May 2020
tl;dr: Channel pruning by learning with L1 sparse constraint on batch norm.
Overall impression
This paper proposes a simple idea of gamma (channel scaling factor) decay. It adds a L1 sparse constraint on BN scale parameter gamma. During inference time, when gamma is smaller than a global threshold, set the entire channel to zero.
The work is concurrent with batchnorm pruning which has a very similar idea.
Key ideas
- Advantages of network slimming:
- No need to change architecture. Recycles the parameters in BN.
- No need for special lib for inference.
- The pruning can happen multiple pass.
- Sparsity constraints can actually help performance, even before pruning.
- During training, the channel scaling factor can actually go up or down.
Technical details
- Un-structured pruning can only save model size by storing it with a sparse format.

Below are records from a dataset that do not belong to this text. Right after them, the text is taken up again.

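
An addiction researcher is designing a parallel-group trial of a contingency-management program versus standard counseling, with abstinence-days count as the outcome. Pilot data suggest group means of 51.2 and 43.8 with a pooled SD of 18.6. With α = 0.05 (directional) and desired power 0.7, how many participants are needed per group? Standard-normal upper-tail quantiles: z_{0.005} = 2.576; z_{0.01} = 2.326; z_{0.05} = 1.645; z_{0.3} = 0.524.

n = 60 per group

Cohen's d = |M₁ − M₂| / SD_pooled = |51.2 − 43.8| / 18.6 = 7.4 / 18.6 = 0.398.
For two independent groups with equal n: n = 2·((z_{α} + z_β) / d)².
z_{α} + z_β = 1.645 + 0.524 = 2.169.
n = 2 × (2.169 / 0.398)² = 2 × 5.450² = 2 × 29.70 = 59.4.
Round up to the next whole participant.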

- In Batch Norm, there are 4*C parameters (2 trainable and 2 un-trainable parameters per channel).
- The additional L1 regularization term rarely hurt model performance
- ResNets are harder to prune. Only 10% or so can be pruned away without hurting performance after a model is trained and without further finetuning. (per pruning filters). The paper also reported that for ResNet-164, the FLOPs saving ratios is around 50%.
Notes
- code on github
- How is the channel selection layer implemented for architectures with cross layer connection such as ResNets?